Common Stock 0 Indirect By Redpoint Associates III, LLC
Common Stock 90,330 Indirect By Family Trust
Common Stock 16,827 Indirect By Partnership
Footnotes
  1. Effective May 9, 2017, Redpoint Ventures III, L.P. effected a pro rata distribution in kind of all remaining shares of the Issuer's common stock that it held to its limited partners and its general partner, Redpoint Ventures III, LLC ("RV III LLC"), for no additional consideration. Immediately following the distribution, RV III LLC effected a pro rata distribution in kind of the shares that it received in the distribution to its members for no additional consideration.
  2. Effective May 9, 2017, Redpoint Associates III, LLC ("RA III") effected a pro rata distribution in kind of all remaining shares of the Issuer's common stock that it held to its members for no additional consideration.

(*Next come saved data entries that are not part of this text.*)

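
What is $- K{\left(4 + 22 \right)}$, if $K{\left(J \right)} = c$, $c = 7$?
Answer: $-7$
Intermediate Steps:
$K{\left(J \right)} = 7$
$- K{\left(4 + 22 \right)} = \left(-1\right) 7 = -7$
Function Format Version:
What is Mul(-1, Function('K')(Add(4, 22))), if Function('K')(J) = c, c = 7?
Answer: -7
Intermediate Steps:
Function('K')(J) = 7
Mul(-1, Function('K')(Add(4, 22))) = Mul(-1, 7) = -7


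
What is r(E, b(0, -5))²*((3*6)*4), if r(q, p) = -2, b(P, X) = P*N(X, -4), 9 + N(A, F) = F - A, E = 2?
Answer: 288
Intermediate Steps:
N(A, F) = -9 + F - A (N(A, F) = -9 + (F - A) = -9 + F - A)
b(P, X) = P*(-13 - X) (b(P, X) = P*(-9 - 4 - X) = P*(-13 - X))
r(E, b(0, -5))²*((3*6)*4) = (-2)²*((3*6)*4) = 4*(18*4) = 4*72 = 288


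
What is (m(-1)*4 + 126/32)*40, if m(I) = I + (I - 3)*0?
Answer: -5/2 ≈ -2.5000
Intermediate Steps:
m(I) = I (m(I) = I + (-3 + I)*0 = I + 0 = I)
(m(-1)*4 + 126/32)*40 = (-1*4 + 126/32)*40 = (-4 + 126*(1/32))*40 = (-4 + 63/16)*40 = -1/16*40 = -5/2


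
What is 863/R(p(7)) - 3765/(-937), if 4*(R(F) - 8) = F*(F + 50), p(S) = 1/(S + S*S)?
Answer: 10531838309/96654361 ≈ 108.96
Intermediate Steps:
p(S) = 1/(S + S**2)
R(F) = 8 + F*(50 + F)/4 (R(F) = 8 + (F*(F + 50))/4 = 8 + (F*(50 + F))/4 = 8 + F*(50 + F)/4)
863/R(p(7)) - 3765/(-937) = 863/(8 + (1/(7*(1 + 7)))**2/4 + 25*(1/(7*(1 + 7)))/2) - 3765/(-937) = 863/(8 + ((1/7)/8)**2/4 + 25*((1/7)/8)/2) - 3765*(-1/937) = 863/(8 + ((1/7)*(1/8))**2/4 + 25*((1/7)*(1/8))/2) + 3765/937 = 863/(8 + (1/56)**2/4 + (25/2)*(1/56)) + 3765/937 = 863/(8 + (1/4)*(1/3136) + 25/112) + 3765/937 = 863/(8 + 1/12544 + 25/112) + 3765/937 = 863/(103153/12544) + 3765/937 = 863*(12544/103153) + 3765/937 = 10825472/103153 + 3765/937 = 10531838309/96654361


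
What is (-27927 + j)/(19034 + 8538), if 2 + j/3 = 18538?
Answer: 27681/27572 ≈ 1.0040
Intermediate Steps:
j = 55608 (j = -6 + 3*18538 = -6 + 55614 = 55608)
(-27927 + j)/(19034 + 8538) = (-27927 + 55608)/(19034 + 8538) = 27681/27572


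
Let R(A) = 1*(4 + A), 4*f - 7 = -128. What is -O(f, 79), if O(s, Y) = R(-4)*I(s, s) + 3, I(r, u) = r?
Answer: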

  3. With respect to the Reporting Person, each of the distributions in footnotes 1 and 2 of this Form 4 constituted a change in form of ownership from one form of indirect holding to another, which was not required to be reported pursuant to Section 16. The number of shares reported herein as beneficially owned following the reported transactions gives effect to these distributions.
  4. RV III LLC serves as the general partner of RV III LP. RV III LLC and RA III are under common control. The Reporting Person is a manager of RV III LLC and a manager of RA III. The Reporting Person disclaims beneficial ownership of the securities reported herein, except to the extent of his pecuniary interest therein.
  5. The shares are held by Haley-McGourty Family Trust U/D/T 9/27/96 ("Family Trust"). The Reporting Person is a trustee of the Family Trust. The Reporting Person disclaims beneficial ownership of the shares held by the Family Trust except to the extent of his proportionate pecuniary interest therein.
  6. The shares are held by Haley-McGourty Partners (the "Partnership"). The Reporting Person is a general partner of the Partnership. The Reporting Person disclaims beneficial ownership of the shares held by the Partnership except to the extent of his proportionate pecuniary interest therein.
  7. The shares underlying this option are fully vested.
  8. The option award will vest as to one-third of the underlying shares on each of April 1, 2016, 2017 and 2018, subject to the reporting person's continued service with the issuer as of the applicable vesting date.
  9. The option award will vest as to one-third of the underlying shares on each of April 1, 2017, 2018 and 2019, subject to the reporting person's continued service with the issuer as of the applicable vesting date.